Im Bereich Investmentbanking verdiente die Bank glänzend mit Firmenanleihen und arrangierten Krediten. In dieser Sparte rangierte die Citigroup-Investmentsparte, die bislang unter Salomon Smith Barney firmierte, in den USA jetzt erstmals auf dem Spitzenplatz vor dem Rivalen JP Morgan Chase. Im Aktiengeschäft und bei der Fusionsberatung verlor Citigroup dagegen Marktanteile. Diese beiden Bereiche leiden besonders unter der anhaltenden Flaute an den Börsen.

Die stark auf das Privatkundengeschäft fokussierte Bank of America konnte ihren Gewinn vor allem im Bereich Hypothekenkredite steigern. Mit 405 Mill. $ lag der Nettoertrag in dieser Sparte mehr als doppelt so hoch wie im Vorjahresquartal. Die steigende Zahl zahlungsunfähiger Privatkunden (Privat-Bankrotte) bereitet der Bank laut Finanzchef Jim Hance keine Sorgen: "Die Zahlungsausfälle haben sich insgesamt sehr stabil entwickelt", sagte Hance am Montag.

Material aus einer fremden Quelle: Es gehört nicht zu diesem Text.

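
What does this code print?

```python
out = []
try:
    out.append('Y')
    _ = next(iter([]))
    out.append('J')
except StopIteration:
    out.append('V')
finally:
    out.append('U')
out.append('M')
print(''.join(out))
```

Execution trace: 'Y' (try body) → 'V' (except StopIteration) → 'U' (finally) → 'M' (after the try/except). Output: YVUM

Answer: YVUM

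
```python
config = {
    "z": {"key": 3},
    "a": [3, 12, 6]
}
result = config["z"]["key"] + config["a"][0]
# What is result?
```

Trace:
`config = { ...` → config = {'z': {'key': 3}, 'a': [3, 12, 6]}
`result = config["z"]["key"] + config["a"][0]` → result = 6
So result = 6

Answer: 6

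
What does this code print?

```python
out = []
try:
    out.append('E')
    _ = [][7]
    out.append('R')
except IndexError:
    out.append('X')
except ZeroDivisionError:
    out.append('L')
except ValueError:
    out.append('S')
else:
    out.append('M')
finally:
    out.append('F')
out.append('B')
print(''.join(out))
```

Execution trace: 'E' (try body) → 'X' (except IndexError) → 'F' (finally) → 'B' (after the try/except). Output: EXFB

Answer: EXFB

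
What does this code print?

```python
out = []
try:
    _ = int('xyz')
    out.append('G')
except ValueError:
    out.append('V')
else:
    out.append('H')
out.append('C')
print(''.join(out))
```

Execution trace: 'V' (except ValueError) → 'C' (after the try/except). Output: VC

Answer: VC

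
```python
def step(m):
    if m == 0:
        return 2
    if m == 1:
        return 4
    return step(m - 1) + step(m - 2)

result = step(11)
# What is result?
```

Build up from base cases: step(0)=2, step(1)=4, step(2)=6, step(3)=10, step(4)=16, step(5)=26, step(6)=42, ..., step(11)=466

Answer: 466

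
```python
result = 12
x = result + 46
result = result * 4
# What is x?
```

Trace:
`result = 12` → result = 12
`x = result + 46` → x = 58
`result = result * 4` → result = 48
So x = 58

Answer: 58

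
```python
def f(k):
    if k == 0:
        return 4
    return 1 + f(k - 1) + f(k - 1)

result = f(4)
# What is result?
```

f(k) = 1 + 2·f(k-1), f(0)=4. Closed form: (4+1)·2^4 - 1 = 79.

Answer: 79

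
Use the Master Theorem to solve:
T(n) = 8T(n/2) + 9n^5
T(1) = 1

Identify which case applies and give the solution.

a=8, b=2, f(n)=9n^5. log_2(8) = 3. Since c=5 > 3 and the regularity condition holds (8(n/2)^5 = (8/2^5)n^5 with 8/2^5 < 1), Case 3 applies: T(n) = Θ(f(n)) = O(n^5).

Answer: O(n^5) - Case 3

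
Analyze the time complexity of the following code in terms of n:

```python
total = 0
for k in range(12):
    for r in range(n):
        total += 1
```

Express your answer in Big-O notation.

Each loop level contributes: 1 × n. Multiplying the contributions gives O(n).

Answer: O(n)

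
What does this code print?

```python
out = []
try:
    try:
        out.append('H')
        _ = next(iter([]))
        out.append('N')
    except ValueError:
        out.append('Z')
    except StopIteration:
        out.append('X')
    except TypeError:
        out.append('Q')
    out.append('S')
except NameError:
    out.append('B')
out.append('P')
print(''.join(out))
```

Execution trace: 'H' (inner try body) → 'X' (inner except StopIteration) → 'S' (try body, no exception) → 'P' (after the try/except). Output: HXSP

Answer: HXSP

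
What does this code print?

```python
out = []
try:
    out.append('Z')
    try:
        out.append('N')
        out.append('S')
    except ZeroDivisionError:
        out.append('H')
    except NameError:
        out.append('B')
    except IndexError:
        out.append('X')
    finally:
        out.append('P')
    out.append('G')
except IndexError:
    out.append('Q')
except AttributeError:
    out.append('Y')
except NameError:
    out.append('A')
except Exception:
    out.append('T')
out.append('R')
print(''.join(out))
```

Execution trace: 'Z' (try body) → 'N' (inner try body) → 'S' (inner try body, no exception) → 'P' (inner finally) → 'G' (try body, no exception) → 'R' (after the try/except). Output: ZNSPGR

Answer: ZNSPGR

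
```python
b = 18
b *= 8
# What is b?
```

Trace:
`b = 18` → b = 18
`b *= 8` → b = 144
So b = 144

Answer: 144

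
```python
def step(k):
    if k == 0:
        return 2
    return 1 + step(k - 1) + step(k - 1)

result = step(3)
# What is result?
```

step(k) = 1 + 2·step(k-1), step(0)=2. Closed form: (2+1)·2^3 - 1 = 23.

Answer: 23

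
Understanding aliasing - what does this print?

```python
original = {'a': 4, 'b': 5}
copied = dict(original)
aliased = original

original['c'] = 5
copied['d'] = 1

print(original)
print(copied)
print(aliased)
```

Key concept: dict() creates copy, assignment creates alias.
Step by step:
`original = {'a': 4, 'b': 5}` → original = {'a': 4, 'b': 5}
`copied = dict(original)` → copied = {'a': 4, 'b': 5}
`aliased = original` → aliased = {'a': 4, 'b': 5} (same object as original)
`original['c'] = 5` → original = {'a': 4, 'b': 5, 'c': 5} (same object as aliased); aliased = {'a': 4, 'b': 5, 'c': 5} (same object as original)
`copied['d'] = 1` → copied = {'a': 4, 'b': 5, 'd': 1}
`print(original)` → prints {'a': 4, 'b': 5, 'c': 5}
`print(copied)` → prints {'a': 4, 'b': 5, 'd': 1}
`print(aliased)` → prints {'a': 4, 'b': 5, 'c': 5}

Answer:
{'a': 4, 'b': 5, 'c': 5}
{'a': 4, 'b': 5, 'd': 1}
{'a': 4, 'b': 5, 'c': 5}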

Das größte Risiko für die US-Finanzinstitute ist eine Verschlechterung der Konjunkturlage. Steigt die Arbeitslosigkeit und sinken die Einkommen der US-Bürger, wäre die bisherige Stabilität des Privatkundengeschäfts in Frage gestellt. Eine schwache Wirtschaft würde zudem neue Firmenpleiten hervorrufen. Doch bislang haben die Banken die Konjunkturflaute gut bewältigt, meint John Lonski, Chefvolkswirt der Ratingagentur Moody?s. "Wir haben keinen steilen Anstieg der Zahlungsprobleme bei Verbraucherkrediten erlebt", sagte Lonski. Zudem hätten die Banken seit einer Weile ihre Anforderungen bei der Kreditvergabe an Unternehmen erhöht.